While there is no suggestion that the Taliban have loosened the dress code for women - with evidence pointing to a clampdown - Ward said she had always covered her hair when reporting on the streets of Kabul.
"This meme is inaccurate," the journalist wrote on Twitter on 16 August, the day after the Taliban seized Kabul and chaotic scenes were witnessed at the capital's airport.
"The top photo (without a hijab) is inside a private compound. The bottom (with a hijab) is on the streets of Taliban held Kabul," she said, dispelling the implications.
She did say that while she always wore a headscarf in public in Kabul, she did not wear one with her "hair fully covered and abbaya". An abaya is a robe-like dress worn by women in parts of the Middle East and North Africa that covers the body, arms, and legs.
This meme is inaccurate. The top photo is inside a private compound. The bottom is on the streets of Taliban held Kabul. I always wore a head scarf on the street in Kabul previously, though not w/ hair fully covered and abbaya. So there is a difference but not quite this stark. pic.twitter.com/BmIRFFSdSE— Clarissa Ward (@clarissaward) August 16, 2021
Concerns have mounted, both internally and internationally, about how the Taliban will treat Afghan women given their track record of treating females as second-class citizens unable to get an education or pursue a career.
Reporting on Kabul’s streets for CNN, Ward asked a Taliban commander, Assad Massoud Khistani, directly about whether the insurgents would protect women's rights.
Khistani said: "Women can continue their life... They can go to their school and they can continue their education."

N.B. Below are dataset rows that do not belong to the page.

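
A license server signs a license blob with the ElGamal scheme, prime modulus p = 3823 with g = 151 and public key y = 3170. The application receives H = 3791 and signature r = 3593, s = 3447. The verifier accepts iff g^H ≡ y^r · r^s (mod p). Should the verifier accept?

Left side g^H mod p:
151^2 = 22801 ≡ 3686
151^4 ≡ 3686^2 = 13586596 ≡ 3477
151^8 ≡ 3477^2 = 12089529 ≡ 1203
151^16 ≡ 1203^2 = 1447209 ≡ 2115
151^32 ≡ 2115^2 = 4473225 ≡ 315
151^64 ≡ 315^2 = 99225 ≡ 3650
151^128 ≡ 3650^2 = 13322500 ≡ 3168
151^256 ≡ 3168^2 = 10036224 ≡ 849
151^512 ≡ 849^2 = 720801 ≡ 2077
151^1024 ≡ 2077^2 = 4313929 ≡ 1585
151^2048 ≡ 1585^2 = 2512225 ≡ 514
3791 = 2048 + 1024 + 512 + 128 + 64 + 8 + 4 + 2 + 1, so 151^3791 ≡ 514·1585·2077·3168·3650·1203·3477·3686·151 ≡ 1736 (mod 3823)
Right side y^r · r^s mod p:
3170^2 = 10048900 ≡ 2056
3170^4 ≡ 2056^2 = 4227136 ≡ 2721
3170^8 ≡ 2721^2 = 7403841 ≡ 2513
3170^16 ≡ 2513^2 = 6315169 ≡ 3396
3170^32 ≡ 3396^2 = 11532816 ≡ 2648
3170^64 ≡ 2648^2 = 7011904 ≡ 522
3170^128 ≡ 522^2 = 272484 ≡ 1051
3170^256 ≡ 1051^2 = 1104601 ≡ 3577
3170^512 ≡ 3577^2 = 12794929 ≡ 3171
3170^1024 ≡ 3171^2 = 10055241 ≡ 751
3170^2048 ≡ 751^2 = 564001 ≡ 2020
3593 = 2048 + 1024 + 512 + 8 + 1, so 3170^3593 ≡ 2020·751·3171·2513·3170 ≡ 1839 (mod 3823)
3593^2 = 12909649 ≡ 3201
3593^4 ≡ 3201^2 = 10246401 ≡ 761
3593^8 ≡ 761^2 = 579121 ≡ 1848
3593^16 ≡ 1848^2 = 3415104 ≡ 1165
3593^32 ≡ 1165^2 = 1357225 ≡ 60
3593^64 ≡ 60^2 = 3600
3593^128 ≡ 3600^2 = 12960000 ≡ 30
3593^256 ≡ 30^2 = 900
3593^512 ≡ 900^2 = 810000 ≡ 3347
3593^1024 ≡ 3347^2 = 11202409 ≡ 1019
3593^2048 ≡ 1019^2 = 1038361 ≡ 2328
3447 = 2048 + 1024 + 256 + 64 + 32 + 16 + 4 + 2 + 1, so 3593^3447 ≡ 2328·1019·900·3600·60·1165·761·3201·3593 ≡ 477 (mod 3823)
1839·477 = 877203 ≡ 1736 (mod 3823)
1736 ≡ 1736 (mod 3823), so the signature is genuine.

accept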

But, he added, they must wear the "Islamic hijab".
Khistani clarified that this was not like what Ward was wearing - a scarf covering her hair. Women must also cover their faces, he said.
"So you mean niqab," Ward said. A niqab covers the hair, face, and shoulders, with a cut in the fabric for the eyes.

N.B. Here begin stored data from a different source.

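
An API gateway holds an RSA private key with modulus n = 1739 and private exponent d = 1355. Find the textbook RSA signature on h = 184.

702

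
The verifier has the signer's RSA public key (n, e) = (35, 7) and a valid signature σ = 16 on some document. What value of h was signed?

σ^2 ≡ 16^2 = 256 ≡ 11
σ^4 ≡ 11^2 = 121 ≡ 16
7 = 4 + 2 + 1, so σ^7 ≡ 16·11·16 ≡ 16 (mod 35)

16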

Ward’s interview spotlights one of many claims from the Taliban that their treatment of women will be more liberal than when they last ruled Afghanistan in 2001, where women were forced to wear the burqa.
This thick garment completely covers the hair and face, with just a thin mesh for the woman to see out of.
The Taliban have invited women to join its government although many NGOs and governments have been sceptical about such overtures given the militants' track record of areas under their control.
However, there are reports of Afghan girls no longer going to school across the country and many women are now only venturing out in Kabul’s streets wearing a burqa.
Female Afghan journalists have continued to broadcast on television, however, some wearing a headscarf and showing parts of their hair. For example, journalist Beheshta Arghband interviewed a Taliban media representative on TOLO News wearing a headscarf.